Клодия недоуменно уставилась на него; в душу закралась тревога. Неужели такое возможно? Неужели этот красивый, растерянный молодой человек – жертва чего-то по-настоящему страшного?
– Тогда попробуйте с молоком и посмотрите, – предложила она, налила молока в чашку и вручила ему.
Когда гость сделал глоток и вздохнул от удовольствия, как будто впервые в жизни попробовал что-то стоящее, Клодия мысленно унеслась на много лет назад, в детство, к несчастному случаю, произошедшему, когда она только-только начала учиться ездить верхом.
Она была прирожденной наездницей, но однажды чрезмерная самоуверенность сослужила ей дурную службу. Лошадь сбросила всадницу, Клодия при падении ударилась головой. К счастью, не случилось ни трещин, ни необратимых повреждений, но в течение двух следующих кошмарных недель девочка понятия не имела, кто она такая, и ничегошеньки не помнила о своей жизни до падения. Впрочем, ей повезло, и через две недели Клодия однажды утром просто проснулась и все вспомнила.
Попивая чай, Клодия наблюдала, как незнакомец держит чашку в руках и всматривается в нее так напряженно, будто надеется отыскать там вечные истины. На лбу у него, наполовину скрытая волосами, виднелась малосимпатичная ссадина.
Неужели ее прекрасный незнакомец потерял память?
И если так, то чем она может ему помочь?
Помочь? Кого ты обманываешь? Ты хочешь его изнасиловать!

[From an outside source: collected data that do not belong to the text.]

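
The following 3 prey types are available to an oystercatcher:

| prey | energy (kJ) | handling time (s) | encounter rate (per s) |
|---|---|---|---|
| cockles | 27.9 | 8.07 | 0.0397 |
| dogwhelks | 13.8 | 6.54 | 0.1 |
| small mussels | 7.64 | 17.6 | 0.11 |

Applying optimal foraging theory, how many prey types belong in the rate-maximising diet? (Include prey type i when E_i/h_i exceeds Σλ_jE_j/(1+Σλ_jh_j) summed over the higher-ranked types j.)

2

Profitabilities (E/h, kJ/s): cockles 3.46, dogwhelks 2.11, small mussels 0.434. Add prey in this order while the next type's profitability exceeds the intake rate on those already taken.
Rate on top 1: 0.8389. dogwhelks: 2.11 > 0.8389 → include.
Rate on top 2: 1.26. small mussels: 0.434 < 1.26 → exclude; stop.
Optimal diet: cockles, dogwhelks — 2 of 3 types.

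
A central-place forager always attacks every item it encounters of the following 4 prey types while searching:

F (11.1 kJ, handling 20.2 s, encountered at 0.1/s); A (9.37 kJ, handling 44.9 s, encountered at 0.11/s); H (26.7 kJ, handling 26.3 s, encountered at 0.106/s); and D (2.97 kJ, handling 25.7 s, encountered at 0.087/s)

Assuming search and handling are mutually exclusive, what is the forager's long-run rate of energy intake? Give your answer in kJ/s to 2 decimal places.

0.40 kJ/s

R = (0.1×11.1 + 0.11×9.37 + 0.106×26.7 + 0.087×2.97) / (1 + 0.1×20.2 + 0.11×44.9 + 0.106×26.3 + 0.087×25.7) = 5.229/12.98 = 0.4028 kJ/s.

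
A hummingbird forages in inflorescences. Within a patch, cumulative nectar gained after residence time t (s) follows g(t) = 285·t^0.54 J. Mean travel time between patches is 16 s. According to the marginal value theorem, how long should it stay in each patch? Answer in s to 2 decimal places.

Maximise g(t)/(T+t): set derivative to zero → g'(t)(T+t) = g(t).
g'(t) = 0.54·285·t^-0.46. Setting 0.54·285·t^-0.46 = 285·t^0.54/(16+t) gives 0.54(16+t) = t, so 0.46·t = 0.54×16.
t* = 0.54×16/0.46 = 18.78 s.

18.78 s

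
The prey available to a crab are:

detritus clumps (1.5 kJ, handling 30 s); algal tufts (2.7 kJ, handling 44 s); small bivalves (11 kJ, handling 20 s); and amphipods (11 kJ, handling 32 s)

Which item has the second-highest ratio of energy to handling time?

Profitability E/h (kJ/s): detritus clumps = 1.5/30 = 0.05, algal tufts = 2.7/44 = 0.0614, small bivalves = 11/20 = 0.55, amphipods = 11/32 = 0.344.
Ranked: small bivalves > amphipods > algal tufts > detritus clumps.

amphipods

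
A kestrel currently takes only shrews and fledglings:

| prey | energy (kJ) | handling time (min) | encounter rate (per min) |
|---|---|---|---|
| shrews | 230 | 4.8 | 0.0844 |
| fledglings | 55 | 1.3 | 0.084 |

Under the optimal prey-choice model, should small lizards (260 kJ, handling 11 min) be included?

Intake rate on the current diet: R = (0.0844×230 + 0.084×55) / (1 + 0.0844×4.8 + 0.084×1.3) = 24.03/1.514 = 15.87 kJ/min.
small lizards: E/h = 260/11 = 23.64 kJ/min.
Since 23.64 > R, including small lizards increases the long-run rate.

Yes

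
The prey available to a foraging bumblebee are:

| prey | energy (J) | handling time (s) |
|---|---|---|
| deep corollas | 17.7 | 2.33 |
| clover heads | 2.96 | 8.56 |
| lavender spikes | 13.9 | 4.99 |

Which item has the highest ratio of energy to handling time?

deep corollas

In descending order of E/h:
deep corollas: 17.7/2.33 = 7.6 J/s
lavender spikes: 13.9/4.99 = 2.79 J/s
clover heads: 2.96/8.56 = 0.346 J/s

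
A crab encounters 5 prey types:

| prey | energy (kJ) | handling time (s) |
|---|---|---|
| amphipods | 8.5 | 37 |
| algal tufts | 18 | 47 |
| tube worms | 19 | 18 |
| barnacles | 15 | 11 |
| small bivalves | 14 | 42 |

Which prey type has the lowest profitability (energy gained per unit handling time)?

Profitability E/h (kJ/s): amphipods = 8.5/37 = 0.23, algal tufts = 18/47 = 0.383, tube worms = 19/18 = 1.06, barnacles = 15/11 = 1.36, small bivalves = 14/42 = 0.333.
Ranked: barnacles > tube worms > algal tufts > small bivalves > amphipods.

amphipods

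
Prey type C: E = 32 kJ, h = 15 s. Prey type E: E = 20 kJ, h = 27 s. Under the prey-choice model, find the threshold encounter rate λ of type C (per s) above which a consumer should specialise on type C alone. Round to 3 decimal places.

0.035 per s

At the threshold, the rate on type C alone equals the profitability of type E: λ·32/(1 + λ·15) = 20/27 = 0.7407.
Rearranging, λ(32 − 0.7407×15) = 0.7407, so λ = 0.7407/20.89 = 0.03546 per s.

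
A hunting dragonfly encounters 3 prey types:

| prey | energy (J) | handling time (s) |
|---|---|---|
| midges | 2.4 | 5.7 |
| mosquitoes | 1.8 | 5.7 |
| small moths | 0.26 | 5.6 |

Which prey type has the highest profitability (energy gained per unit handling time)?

In descending order of E/h:
midges: 2.4/5.7 = 0.421 J/s
mosquitoes: 1.8/5.7 = 0.316 J/s
small moths: 0.26/5.6 = 0.0464 J/s

midges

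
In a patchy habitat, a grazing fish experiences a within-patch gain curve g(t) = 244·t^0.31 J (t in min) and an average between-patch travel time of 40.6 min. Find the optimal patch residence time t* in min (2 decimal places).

18.24 min

Maximise g(t)/(T+t): set derivative to zero → g'(t)(T+t) = g(t).
g'(t) = 0.31·244·t^-0.69. Setting 0.31·244·t^-0.69 = 244·t^0.31/(40.6+t) gives 0.31(40.6+t) = t, so 0.69·t = 0.31×40.6.
t* = 0.31×40.6/0.69 = 18.24 min.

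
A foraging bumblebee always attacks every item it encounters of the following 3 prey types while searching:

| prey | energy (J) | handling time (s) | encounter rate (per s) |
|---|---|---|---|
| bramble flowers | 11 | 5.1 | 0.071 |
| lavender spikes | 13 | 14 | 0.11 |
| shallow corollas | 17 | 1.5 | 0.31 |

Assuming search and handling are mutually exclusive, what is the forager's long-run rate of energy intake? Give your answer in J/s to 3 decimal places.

2.222 J/s

R = (0.071×11 + 0.11×13 + 0.31×17) / (1 + 0.071×5.1 + 0.11×14 + 0.31×1.5) = 7.481/3.367 = 2.222 J/s.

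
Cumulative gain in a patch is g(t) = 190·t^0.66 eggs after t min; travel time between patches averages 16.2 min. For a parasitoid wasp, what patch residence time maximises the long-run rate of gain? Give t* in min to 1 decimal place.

31.4 min

Maximise g(t)/(T+t): set derivative to zero → g'(t)(T+t) = g(t).
g'(t) = 0.66·190·t^-0.34. Setting 0.66·190·t^-0.34 = 190·t^0.66/(16.2+t) gives 0.66(16.2+t) = t, so 0.34·t = 0.66×16.2.
t* = 0.66×16.2/0.34 = 31.45 min.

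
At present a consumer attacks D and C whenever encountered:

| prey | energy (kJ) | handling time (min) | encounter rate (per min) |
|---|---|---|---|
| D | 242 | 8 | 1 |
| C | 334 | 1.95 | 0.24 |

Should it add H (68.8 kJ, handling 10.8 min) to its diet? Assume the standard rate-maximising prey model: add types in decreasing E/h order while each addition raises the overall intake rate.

No

Current rate: (1×242 + 0.24×334)/(1 + 1×8 + 0.24×1.95) = 34.03 kJ/min.
H: E/h = 68.8/10.8 = 6.37 kJ/min.
Since 6.37 < R, time spent handling H is better spent searching.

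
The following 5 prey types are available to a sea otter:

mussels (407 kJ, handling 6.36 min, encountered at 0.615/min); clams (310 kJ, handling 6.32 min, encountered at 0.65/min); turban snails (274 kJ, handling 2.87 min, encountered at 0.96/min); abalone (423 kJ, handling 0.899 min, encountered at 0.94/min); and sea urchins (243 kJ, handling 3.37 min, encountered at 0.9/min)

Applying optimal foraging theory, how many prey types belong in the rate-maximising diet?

Rank by E/h (kJ/min): abalone 471, turban snails 95.5, sea urchins 72.1, mussels 64, clams 49.1. Include each in turn until the next type's E/h falls below the running intake rate.
Rate on top 1: 215.5. turban snails: 95.5 < 215.5 → exclude; stop.
Optimal diet: abalone — 1 of 5 types.

1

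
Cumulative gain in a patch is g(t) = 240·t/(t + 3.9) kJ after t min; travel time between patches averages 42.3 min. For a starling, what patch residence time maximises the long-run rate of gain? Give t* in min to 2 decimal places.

12.84 min

Maximise g(t)/(T+t): set derivative to zero → g'(t)(T+t) = g(t).
g'(t) = 240·3.9/(t + 3.9)². Setting 240·3.9/(t+3.9)² = 240t/[(t+3.9)(42.3+t)] gives 3.9(42.3+t) = t(t+3.9), so t² = 3.9×42.3 = 165.
t* = √165 = 12.84 min.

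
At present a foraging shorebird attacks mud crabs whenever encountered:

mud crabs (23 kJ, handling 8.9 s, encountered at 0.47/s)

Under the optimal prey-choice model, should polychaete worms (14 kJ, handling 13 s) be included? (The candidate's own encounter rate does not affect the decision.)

No

On mud crabs alone, R = ΣλE/(1+Σλh) = 10.81/5.183 = 2.086 kJ/s.
Profitability of polychaete worms: 14/13 = 1.077 kJ/s.
1.077 < 2.086, so adding polychaete worms would lower the average — exclude it.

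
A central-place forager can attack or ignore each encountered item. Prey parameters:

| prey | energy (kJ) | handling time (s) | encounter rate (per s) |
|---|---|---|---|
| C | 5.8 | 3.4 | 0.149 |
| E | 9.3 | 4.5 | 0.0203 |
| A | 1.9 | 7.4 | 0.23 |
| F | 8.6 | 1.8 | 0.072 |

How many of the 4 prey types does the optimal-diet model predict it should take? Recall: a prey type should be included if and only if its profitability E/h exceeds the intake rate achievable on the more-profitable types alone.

3

Profitabilities (E/h, kJ/s): F 4.78, E 2.07, C 1.71, A 0.257. Add prey in this order while the next type's profitability exceeds the intake rate on those already taken.
Rate on top 1: 0.5482. E: 2.07 > 0.5482 → include.
Rate on top 2: 0.6618. C: 1.71 > 0.6618 → include.
Rate on top 3: 0.968. A: 0.257 < 0.968 → exclude; stop.
Optimal diet: F, E, C — 3 of 4 types.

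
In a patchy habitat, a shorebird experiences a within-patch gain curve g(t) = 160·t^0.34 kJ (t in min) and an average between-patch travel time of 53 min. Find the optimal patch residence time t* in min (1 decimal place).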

Ужасаясь своим непристойным мыслям и в то же время упиваясь ими, она прошлась взглядом по длинным ногам в помятых серых брюках. Бедра сильные и мускулистые, она их видела. И то, что скрывается под ширинкой, такое соблазнительное и полное жизни.
О господи, все так неожиданно! День начинался так обыденно, так спокойно, как большинство дней в последнее время. И вдруг Клодия превратилась в какую-то сексуальную маньячку, ни больше ни меньше. А катализатором послужил он, ее прекрасный заблудившийся незнакомец в чудном старинном костюме. Она не осмеливалась поднять глаза, ибо шестое чувство подсказывало, что он тоже смотрит на нее.
Какого черта! Она встретилась с ним глазами. И, как оказалось, была права: он смотрел.
– Вы очень добры, – сказал он, улыбнувшись слабой, но все равно неотразимой улыбкой. – И чай чудесный. Именно то, что мне было нужно. Я… я и не представлял, как его люблю.
Ясные глаза затуманились, лицо омрачилось.
– Как вы себя чувствуете? – спросила Клодия и, поставив чашку, поднялась и пошла к нему как бабочка, летящая на пламя. – Я не могла не заметить, что у вас на голове ссадина. Болит?